Monday, August 19, 2019

Back Story #3, Moses Aleman

Moses Aleman

Moses Aleman took the photograph on the book’s cover, a fact that obviously pleases him.  In 1963, Moe was an FBI agent in Tampa, Florida.  My first contact with him was a phone call to ask if he remembered his 1964 investigation of Gilberto Lopez, a Cuban-American who had lived in Tampa.
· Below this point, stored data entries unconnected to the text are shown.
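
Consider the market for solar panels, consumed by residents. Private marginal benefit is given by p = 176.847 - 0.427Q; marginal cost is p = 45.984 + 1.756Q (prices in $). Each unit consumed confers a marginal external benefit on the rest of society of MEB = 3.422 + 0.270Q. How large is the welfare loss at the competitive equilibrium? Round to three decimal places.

DWL = $100.485

Market equilibrium (private): 45.984 + 1.756Q = 176.847 - 0.427Q → Q_m = 59.9464.
Social marginal benefit = demand + MEB = 180.269 - 0.157Q.
Set SMB = MC: 180.269 - 0.157Q = 45.984 + 1.756Q → Q* = 70.1960.
Between Q* and Q_m the wedge SMB − MC runs linearly from 0 to MEB(Q_m), so the loss is a triangle.
DWL = ½ × 10.2496 × 19.6075 = 100.4845.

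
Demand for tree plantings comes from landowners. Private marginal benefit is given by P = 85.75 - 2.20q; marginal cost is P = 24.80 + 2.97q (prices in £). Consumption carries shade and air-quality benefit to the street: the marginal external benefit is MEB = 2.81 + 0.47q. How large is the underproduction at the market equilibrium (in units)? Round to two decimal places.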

Moe's investigation determined that on November 17, Lopez had been at a Fair Play for Cuba meeting, expecting a phone call from Cuba to give him the go-ahead to travel there.  He left Tampa on November 20.  He was next seen on the night of Kennedy’s assassination, November 22, crossing the border from Texas into Mexico at Laredo.  He then traveled to Mexico City and flew to Havana on the night of November 27 as the only passenger on a Cubana Airlines flight.  Mexican authorities told the CIA that they thought Lopez had been involved in the assassination.  At the request of FBI headquarters, Moe filed several reports which contain about all that is known about Lopez.
            In calling Moe, I had hoped that he  could tell me more than was in his FBI reports.  Alas, he said this was just one of hundreds of investigations he had done.  Indeed, he didn’t remember anything until I sent him copies of his declassified reports from the National Archives.  But his memory was certain about one thing: He was never told that the interest in Lopez stemmed from allegations he was involved in Kennedy’s assassination.
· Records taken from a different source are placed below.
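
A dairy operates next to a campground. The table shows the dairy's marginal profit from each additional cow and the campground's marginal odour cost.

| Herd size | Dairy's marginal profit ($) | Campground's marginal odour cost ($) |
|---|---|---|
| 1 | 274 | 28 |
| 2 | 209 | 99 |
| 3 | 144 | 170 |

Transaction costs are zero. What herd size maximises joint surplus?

Bargaining reaches the level where marginal profit last exceeds marginal odour cost.
That holds through level 2 (209 ≥ 99) but not at 3 (144 < 170).

2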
            Once we finished discussing Lopez, Moe wanted to talk about President Kennedy’s visit to Tampa on Monday November 18.  The Secret Service had tasked the FBI office in Tampa with helping with security.  Kennedy was going to give a talk at the baseball stadium there, and the Secret Service wanted FBI agents posted around the stadium.  Moe was near first base where Kennedy’s car would exit.  It was the same car and same driver, Moe says, that were in Dallas four days later.
            The FBI expected both anti-Castro and Ku Klux Klan demonstrators at the event.  Since it didn’t have photographs of supporters of these groups, the Tampa FBI office instructed its agents to bring their own cameras to photograph the demonstrators.  None showed up, so Moe took pictures of the president, including the one on the book’s cover with Kennedy standing up in the car as he exited the stadium.  The agents’ various photographs of the event were posted on a bulletin board at the Tampa FBI office afterwards, and everyone was asked to vote on the best.  Moe’s photograph won.  Naturally, he is quite proud of it, and it hangs in his house.  He gave me permission to use it gratis.  The image isn’t perfectly focused, and the color has faded with age.  But the graphics department at the University of Nebraska Press turned those into strengths for a dramatic, ghostly book cover using the never-before-published photograph of John Kennedy four days before the Dallas tragedy.
            After Kennedy’s assassination, FBI Director Hoover sent Moe and other Tampa agents certificates of appreciation for their work in guarding the president on November 18.  Their work was one of the few bright spots in the FBI’s presidential security efforts at the time.  Hoover secretly censured several agents for their failures in investigating Oswald before the assassination.
            Moses Aleman has so many interesting stories that I had to resist the temptation to tell more of his back story in the book.  He grew up in a bilingual household in Texas, comfortable with both English and Spanish.  After graduating from the University of Texas, Moe went into the Air Force where he was in intelligence and had occasion to work with FBI agents.  One day, he overheard two agents speak to each other in rather halting Spanish.  They were surprised when he joined in with far more fluency than they had learned at language school in Monterey, California.  The agents said that the FBI needed Spanish-speaking agents because of the Kennedy administration’s interest in Cuba and urged Moe to join when he got out of the Air Force.  Moe likes to tell of taking the FBI’s language test.  He was given two newspaper articles, one in English and one in Spanish, and told he had an hour to translate each article into the other language without use of a dictionary.  “I was completely fluent in both languages,” he says, adding that he finished the test in five minutes.